Greta Scacchi (pictured) will return to the West End this spring in Edward Hall’s new production of Terence Rattigan's modern classic about obsessive love, The Deep Blue Sea, which, following a regional tour, transfers to the Vaudeville Theatre for a limited season from 13 May to 5 July 2008 (previews from 29 April).

When you're caught between the devil and the deep blue sea, the deep blue sea can sometimes look very inviting, according to Hester Collyer (Scacchi). Foundering in the closing stages of a hopeless love affair, Hester, the daughter of a clergyman and wife of a judge, has abandoned her steady husband and life of affluence for a blind passion. But Freddie Page, a handsome but thoughtless ex-RAF fighter pilot, is out of his depth in their relationship, overwhelmed by the strength of a love he is incapable of reciprocating.

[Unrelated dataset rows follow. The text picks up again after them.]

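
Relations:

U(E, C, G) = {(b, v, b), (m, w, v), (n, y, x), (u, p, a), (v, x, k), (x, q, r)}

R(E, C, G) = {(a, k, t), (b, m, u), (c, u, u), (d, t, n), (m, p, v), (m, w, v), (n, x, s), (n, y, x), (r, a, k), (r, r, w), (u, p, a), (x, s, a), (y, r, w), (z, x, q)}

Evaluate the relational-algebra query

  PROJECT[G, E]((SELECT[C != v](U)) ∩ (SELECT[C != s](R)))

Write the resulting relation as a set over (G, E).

{(a, u), (v, m), (x, n)}

Selection C != v: {(m, w, v), (n, y, x), (u, p, a), (v, x, k), (x, q, r)}
Selection C != s: {(a, k, t), (b, m, u), (c, u, u), (d, t, n), (m, p, v), (m, w, v), (n, x, s), (n, y, x), (r, a, k), (r, r, w), (u, p, a), (y, r, w), (z, x, q)}
Set intersection of the two operands is {(m, w, v), (n, y, x), (u, p, a)}.
π[G, E]: project onto (G, E) → {(a, u), (v, m), (x, n)}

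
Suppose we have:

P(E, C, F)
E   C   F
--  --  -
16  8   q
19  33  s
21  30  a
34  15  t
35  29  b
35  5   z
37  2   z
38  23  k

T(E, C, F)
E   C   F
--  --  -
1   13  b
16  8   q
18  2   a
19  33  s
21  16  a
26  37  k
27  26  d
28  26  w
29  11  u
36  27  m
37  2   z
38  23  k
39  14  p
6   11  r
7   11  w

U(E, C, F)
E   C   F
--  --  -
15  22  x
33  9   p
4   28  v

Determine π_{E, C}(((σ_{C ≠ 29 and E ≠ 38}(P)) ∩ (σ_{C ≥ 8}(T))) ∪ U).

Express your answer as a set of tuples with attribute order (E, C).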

Written in 1952 after the success of The Browning Version and The Winslow Boy, The Deep Blue Sea is based on Rattigan's turbulent relationship with a young actor who left him for another lover and subsequently committed suicide.

Scacchi was last seen in the West End in the revival of Ferenc Molnar's The Guardsman. Her other theatre credits include The True Life Fiction of Mata Hari, Uncle Vanya, In Times Like These, Airbase and Easy Virtue. The actress is best known for her roles in films such as Presumed Innocent, White Mischief, Heat and Dust, Shattered, Jefferson in Paris and Emma. In 1996 she won an Emmy for the TV film Rasputin: Dark Servant of Destiny.

Scacchi is joined in the Rattigan cast by Simon Williams as her husband and, as her younger lover, Dugald Bruce-Lockhart, a member of Edward Hall’s all-male Shakespeare company Propeller, which won this year’s Whatsonstage.com Award for Best Ensemble Performance for The Taming of the Shrew and Twelfth Night at the Old Vic.

The Deep Blue Sea is designed by Francis O’Connor, with lighting by Peter Mumford and sound by Matt McKenzie. It’s presented by Theatre Royal Bath Productions. Currently at the Vaudeville, another Bath production, Peter Gill’s revival of Oscar Wilde’s 1895 comedy The Importance of Being Earnest, starring Penelope Keith as Lady Bracknell, finishes its season on 28 April (See Review Round-up, 1 Feb 2008).